Auf die Frage, wann es denn so weit sein werde, lachten die vier Frauen. Bea Will formuliert es vorsichtig und sagt: «Wenn ich Grossmutter bin.» Claudia Ellen Pfalzgraf drückt es mit einem Wortspiel aus: «Lieber gleichberechtigt als später», und Isabelle Lüthi von der Gewerkschaft Unia sagt: «Egal, wofür wir kämpfen, wir werden immer gefragt, ob wir nichts anderes zu tun hätten. Wenn wir Leute hässig machen, zeigt das, dass wir auf dem richtigen Weg sind.» Die Syrerin Saniha Izo, welche ebenfalls dem Stammtisch angehört, kann diese «beruflichen Ungerechtigkeiten» nicht verstehen. Sie sagt: «In Syrien bekommen Frauen und Männer für die gleiche Arbeit den gleichen Lohn. Und dabei ist Syrien eine Diktatur!»

Forderungen machen nicht beliebt

Doch auf die Strasse zu gehen, um dem Unmut freien Lauf zu lassen, ist in der Schweizer Mentalität nicht verankert. Es brauche Mut und Überwindung, sagt Bea Will und präzisiert: «Dank der direkten Demokratie können wir viele Anliegen ohne Streik und Demos kundtun. Aber, was Frauenanliegen anbelangt, lässt uns das jetzige System keine andere Wahl, als auf die Strasse zu gehen.» Isabelle Lüthi sagt: «Obwohl die Gleichstellung seit 1981 in der Verfassung verankert ist, sieht der Alltag der Frauen anders aus.
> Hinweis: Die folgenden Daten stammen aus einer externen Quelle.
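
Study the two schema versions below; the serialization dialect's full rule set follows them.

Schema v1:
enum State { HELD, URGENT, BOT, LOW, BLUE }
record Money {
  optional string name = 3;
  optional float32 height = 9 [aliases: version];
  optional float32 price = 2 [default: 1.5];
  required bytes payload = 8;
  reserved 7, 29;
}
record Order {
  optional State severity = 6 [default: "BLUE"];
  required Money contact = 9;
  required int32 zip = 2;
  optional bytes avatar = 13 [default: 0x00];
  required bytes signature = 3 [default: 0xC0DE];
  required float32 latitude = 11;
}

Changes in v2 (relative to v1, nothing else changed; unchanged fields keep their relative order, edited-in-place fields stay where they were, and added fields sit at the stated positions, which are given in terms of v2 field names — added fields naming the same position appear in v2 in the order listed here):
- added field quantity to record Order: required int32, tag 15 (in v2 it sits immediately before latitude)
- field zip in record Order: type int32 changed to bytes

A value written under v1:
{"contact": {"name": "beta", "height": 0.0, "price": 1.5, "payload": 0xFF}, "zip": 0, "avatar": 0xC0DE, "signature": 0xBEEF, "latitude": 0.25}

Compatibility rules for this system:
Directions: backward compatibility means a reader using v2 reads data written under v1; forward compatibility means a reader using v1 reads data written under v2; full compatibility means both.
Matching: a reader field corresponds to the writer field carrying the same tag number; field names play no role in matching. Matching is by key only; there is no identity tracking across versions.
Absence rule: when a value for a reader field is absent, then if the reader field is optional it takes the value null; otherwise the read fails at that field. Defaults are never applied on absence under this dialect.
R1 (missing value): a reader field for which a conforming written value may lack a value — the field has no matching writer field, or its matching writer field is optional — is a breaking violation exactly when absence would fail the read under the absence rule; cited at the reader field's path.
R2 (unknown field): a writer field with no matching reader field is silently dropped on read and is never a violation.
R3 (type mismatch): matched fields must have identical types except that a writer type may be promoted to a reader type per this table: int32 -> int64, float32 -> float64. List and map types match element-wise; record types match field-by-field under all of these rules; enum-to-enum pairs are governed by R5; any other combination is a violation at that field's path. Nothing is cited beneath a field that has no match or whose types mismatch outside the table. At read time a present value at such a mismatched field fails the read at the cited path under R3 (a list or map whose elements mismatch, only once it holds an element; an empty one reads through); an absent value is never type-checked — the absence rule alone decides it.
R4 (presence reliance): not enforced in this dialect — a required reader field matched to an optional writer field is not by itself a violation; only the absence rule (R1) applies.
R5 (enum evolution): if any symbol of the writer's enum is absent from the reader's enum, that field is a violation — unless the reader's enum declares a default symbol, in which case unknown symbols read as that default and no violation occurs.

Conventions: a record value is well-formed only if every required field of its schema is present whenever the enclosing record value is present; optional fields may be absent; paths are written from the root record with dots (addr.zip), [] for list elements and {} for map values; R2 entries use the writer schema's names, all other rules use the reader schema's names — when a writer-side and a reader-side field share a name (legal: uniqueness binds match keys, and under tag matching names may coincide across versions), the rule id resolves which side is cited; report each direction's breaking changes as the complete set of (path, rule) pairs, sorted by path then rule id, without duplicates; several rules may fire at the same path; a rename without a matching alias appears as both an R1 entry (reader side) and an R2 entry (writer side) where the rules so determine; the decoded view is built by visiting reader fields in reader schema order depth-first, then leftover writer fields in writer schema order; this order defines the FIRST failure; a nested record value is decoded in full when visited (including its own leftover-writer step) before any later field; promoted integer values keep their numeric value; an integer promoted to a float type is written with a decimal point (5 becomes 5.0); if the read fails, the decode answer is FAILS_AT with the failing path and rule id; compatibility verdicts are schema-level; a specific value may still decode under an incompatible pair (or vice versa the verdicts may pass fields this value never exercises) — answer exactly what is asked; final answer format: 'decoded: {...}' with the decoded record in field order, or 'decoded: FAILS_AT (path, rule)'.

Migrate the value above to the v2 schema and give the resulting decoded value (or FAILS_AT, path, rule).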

Mit unseren Forderungen machen wir uns nicht beliebt, es ist zudem ermüdend und es macht nicht immer Spass, aber wir lassen uns nicht entmutigen.» Auch im Kleinen kann man vieles bewirken, da sind sich die Frauen einig. Es beginne damit, dass die Mädchen in ihrem Selbstbewusstsein gestärkt würden, Gender-Ungerechtigkeiten nicht mehr hinnehmen würden und in der Schule, wenn die Lehrperson nur «Schüler» sagt, als Schülerin darauf reagieren.

Erste nachhaltige Ergebnisse

Nach dem Frauenstreik im letzten Jahr haben sich die Frauenkomitees untereinander vernetzt. Das sorgt für nachhaltige Ergebnisse: Seither wurden bei den Nationalratswahlen zum Beispiel so viele Frauen gewählt wie noch nie zuvor. Auch Themen wie un- oder unterbezahlte Care-Arbeit, Lohnunterschiede und die Aufteilung der Kinderbetreuung zwischen Vätern und Müttern erhielten durch die Corona-Krise ebenfalls mehr Aufmerksamkeit. Doch Lohnungleichheit, alltäglicher Sexismus, sexuelle und sexualisierte Gewalt, Rassismus, Homo- und Transfeindlichkeit, das Schicksal der prekarisierten Frauen, seien weitere grosse Baustellen, die noch immer topaktuell sind. Dank dieser Streiks könne, so Lüthi, niemand mehr wegschauen oder die Problematik weglächeln. Selbstbewusstsein stärken Um Punkt 15.24 Uhr, zum Zeitpunkt, an dem arbeitende Frauen aufgrund der Lohnunterschiede faktisch nicht mehr entlohnt werden, gaben die rund 70 Demonstrantinnen und Demonstranten den Forderungen einen lautstarken Ausdruck. Sie lärmen und pfiffen fünf Minuten lang, bevor sich der lange Demozug in Gang setzte. Anschliessend ging es in die Kulturhalle Vebikus. Dort gab es im Rahmen des «Feministischen Kapitals» von Collettiva Kuratorinnen, die die Kunstkästen bespielen, eine Performance von Stefanie Knobel. Sie hat das Stück «geomythik opera» für den Frauenstreik entwickelt und aufgeführt.